The making of the four-part drama was supported by Rhys’s parents Melanie and Steve Jones.
What happened to Rhys Jones?
Rhys Jones was just 11-years-old when he was killed by a stray bullet as he walked home in Croxteth, north Liverpool in 2007.
The schoolboy was caught in the crossfire of a gangland shooting after attending football practice.
Rhys was not far from his home when a bullet from a Smith and Wesson .455 revolver entered his back above his left shoulder blade and exited from the right side of his neck. His stricken mother Melanie rushed to his side upon hearing what had happened. He was unconscious and in cardiac arrest when she arrived and paramedics spent one-and-a-half hours trying to resuscitate him. He died in his mother’s arms.
CCTV footage later shown in court revealed Rhys reacting to the sound of a bullet striking a container close to him. As he turned to look at it, he was hit by another bullet, causing him to fall to the ground.
Croxteth Crew gang member Sean Mercer, then aged 16, was shooting at members of the rival Norris Green gang, when one of the bullets hit Rhys as he left the Fir Tree pub car park. After the killing, Mercer fled the scene by bicycle.
Mercer went on trial in October 2008 and was found guilty of murder in December. He was jailed for a minimum of 22 years. Six co-defendants were also charged with assisting an offender.
It was claimed in court that other gang members helped burn Mercer’s clothes, then washed him with petrol to remove gunshot residue. His bike was dumped but found later by a passer-by – though it was not handed into police until six months later.
At the time of his death, Rhys had just completed his final year at Broad Square junior school in Croxteth and was about to begin secondary school.
The Everton football fan’s funeral was held at Liverpool Cathedral and was attended by fans wearing the team strip as well as the reds of Liverpool. Representatives of both Premiership football teams attended the 1,500-strong congregation, while Rhys’s friends, all dressed in football kits, lit candles in his memory.

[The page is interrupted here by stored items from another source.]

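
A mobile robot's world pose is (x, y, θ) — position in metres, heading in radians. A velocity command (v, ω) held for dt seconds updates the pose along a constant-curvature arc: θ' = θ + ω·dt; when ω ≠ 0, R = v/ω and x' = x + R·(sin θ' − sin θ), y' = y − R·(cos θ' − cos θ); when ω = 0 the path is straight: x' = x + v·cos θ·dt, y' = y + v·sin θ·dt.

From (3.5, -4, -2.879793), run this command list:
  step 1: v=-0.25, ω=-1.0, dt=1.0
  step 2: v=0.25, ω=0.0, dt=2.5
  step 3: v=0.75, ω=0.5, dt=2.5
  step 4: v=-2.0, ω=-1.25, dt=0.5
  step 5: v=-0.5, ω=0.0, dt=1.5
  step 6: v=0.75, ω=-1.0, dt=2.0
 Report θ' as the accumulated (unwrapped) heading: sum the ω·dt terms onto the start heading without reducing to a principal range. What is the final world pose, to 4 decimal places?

(2.6785, -2.1953, -5.2548)

step 1: θ'=-3.8798 (R=0.2500) → pose (3.7329, -4.0566, -3.8798)
step 2: θ'=-3.8798 (straight) → pose (3.2706, -3.6360, -3.8798)
step 3: θ'=-2.6298 (R=1.5000) → pose (1.5266, -3.4377, -2.6298)
step 4: θ'=-3.2548 (R=1.6000) → pose (2.4909, -3.2429, -3.2548)
step 5: θ'=-3.2548 (straight) → pose (3.2361, -3.3276, -3.2548)
step 6: θ'=-5.2548 (R=-0.7500) → pose (2.6785, -2.1953, -5.2548)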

Former Detective Superintendent Dave Kelly, who led the investigation, said: “The response of the fans at the funeral in different shirts was fantastic. That was very emotional. It took a lot of effort to keep myself together. I’m not a praying man but I prayed that day. It was nice to see the response from the people of the city. And from people outside of Liverpool. That support for the family. Let’s not forget the family went to hell and back. What they went through I couldn’t begin to imagine.”
Ahead of the programme, in a statement Rhys’s parents said: “We spoke very openly to the programme makers about what we went through because we wanted to let Sean Mercer and the others involved in Rhys’s murder know that our sentence never ends. Our pain will only fade, it will never go away.”
Little Boy Blue begins on Monday 24 April at 9pm.